Auch am Standort des ehemaligen Forschungsreaktors in Jülich (NRW) lagert hochradioaktiver Abfall in 152 Castor-Behältern. Wegen fehlender Erdbebensicherheit sollte das Zwischenlager „unverzüglich“ geräumt werden, verfügte das NRW-Wirtschaftsministerium als zuständige Atomaufsichtsbehörde. Das war im Jahr 2014.

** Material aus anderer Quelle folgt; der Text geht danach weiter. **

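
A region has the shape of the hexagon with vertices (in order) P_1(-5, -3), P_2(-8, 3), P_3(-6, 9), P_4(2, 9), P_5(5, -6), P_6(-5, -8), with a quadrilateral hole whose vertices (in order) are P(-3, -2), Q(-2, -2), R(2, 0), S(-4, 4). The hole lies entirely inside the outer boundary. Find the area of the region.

141.5

Outer boundary:
Σ = (-39) + (-54) + (-72) + (-57) + (-70) + (-25) = -317
Area = |Σ|/2 = 158.5.
Hole:
P→Q: (-3)(-2) − (-2)(-2) = 2
Q→R: (-2)(0) − (2)(-2) = 4
R→S: (2)(4) − (-4)(0) = 8
S→P: (-4)(-2) − (-3)(4) = 20
Σ = 34
Area = |Σ|/2 = 17.
Net area = 158.5 − 17 = 141.5.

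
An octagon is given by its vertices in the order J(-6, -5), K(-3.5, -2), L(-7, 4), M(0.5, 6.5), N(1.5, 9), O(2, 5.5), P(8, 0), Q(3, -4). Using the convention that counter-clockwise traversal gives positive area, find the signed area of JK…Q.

-105.5

Apply the surveyor's formula: 2A = Σ (x_i·y_{i+1} − x_{i+1}·y_i), indices taken mod 8.
Σ = (-5.5) + (-28) + (-47.5) + (-5.25) + (-9.75) + (-44) + (-32) + (-39) = -211
Signed area = Σ/2 = -105.5 (negative ⇒ clockwise traversal).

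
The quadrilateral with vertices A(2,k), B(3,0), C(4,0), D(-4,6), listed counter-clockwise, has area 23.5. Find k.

-5

Write out the shoelace sum; only the two edges meeting at A involve k:
2·Area = [((-4)·k − 2·6) + (2·0 − 3·k)] + 24
       = -7·k + 12 = 47
⇒ k = -5.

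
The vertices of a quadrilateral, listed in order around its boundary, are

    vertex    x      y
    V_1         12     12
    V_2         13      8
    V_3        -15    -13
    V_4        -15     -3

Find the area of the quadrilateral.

201.5

Apply Gauss's area formula: 2A = Σ (x_i·y_{i+1} − x_{i+1}·y_i), indices taken mod 4.
Σ = (-60) + (-49) + (-150) + (-144) = -403
Area = |Σ|/2 = 201.5.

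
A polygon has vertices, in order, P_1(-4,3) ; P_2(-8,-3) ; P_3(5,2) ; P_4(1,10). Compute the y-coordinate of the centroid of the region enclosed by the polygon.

Apply the shoelace formula. First the cross-terms c_i = x_i·y_{i+1} − x_{i+1}·y_i:
  36, -1, 48, 43  ⇒  2A = 126, A = 63.
Then Σ (y_i + y_{i+1})·c_i = 1136, so ȳ = 1136 / (6·63) = 568/189.

568/189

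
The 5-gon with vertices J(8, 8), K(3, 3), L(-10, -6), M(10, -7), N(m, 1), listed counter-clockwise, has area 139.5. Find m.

The doubled signed area Σ (x_i y_{i+1} − x_{i+1} y_i) is linear in m.
With m=0 it equals 144; the coefficient of m is 15 (from the two edges through N).
So 15·m + 144 = 2·139.5 = 279 ⇒ m = 9.

9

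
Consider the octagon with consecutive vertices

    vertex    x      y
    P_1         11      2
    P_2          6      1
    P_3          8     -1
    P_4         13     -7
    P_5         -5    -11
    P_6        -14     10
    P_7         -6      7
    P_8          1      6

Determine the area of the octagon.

Apply the shoelace formula: 2A = Σ (x_i·y_{i+1} − x_{i+1}·y_i), indices taken mod 8.
Cross-terms: -1, -14, -43, -178, -204, -38, -43, -64  ⇒  Σ = -585
Area = |Σ|/2 = 292.5.

292.5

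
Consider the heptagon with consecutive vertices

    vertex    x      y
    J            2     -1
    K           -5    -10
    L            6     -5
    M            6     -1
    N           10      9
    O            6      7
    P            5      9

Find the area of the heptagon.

Apply the shoelace formula: 2A = Σ (x_i·y_{i+1} − x_{i+1}·y_i), indices taken mod 7.
Σ = (-25) + (85) + (24) + (64) + (16) + (19) + (-23) = 160
Area = |Σ|/2 = 80.

80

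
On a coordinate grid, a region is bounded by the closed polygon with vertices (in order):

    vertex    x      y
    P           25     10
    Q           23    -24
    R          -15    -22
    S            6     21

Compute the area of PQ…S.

P→Q: (25)(-24) − (23)(10) = -830
Q→R: (23)(-22) − (-15)(-24) = -866
R→S: (-15)(21) − (6)(-22) = -183
S→P: (6)(10) − (25)(21) = -465
Σ = -2344
Area = |Σ|/2 = 1172.

1172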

Drei Alternativen werden seither geprüft: Rücktransport in die USA, Bau eines erdbebensicheren Lagers in Jülich oder Abtransport ins Zwischenlager Ahaus. Für die heikle Fahrt durchs Rheinland und das Ruhrgebiet gab es aber nie eine Transportgenehmigung. Ergebnis: Der Atommüll steht immer noch in Jülich.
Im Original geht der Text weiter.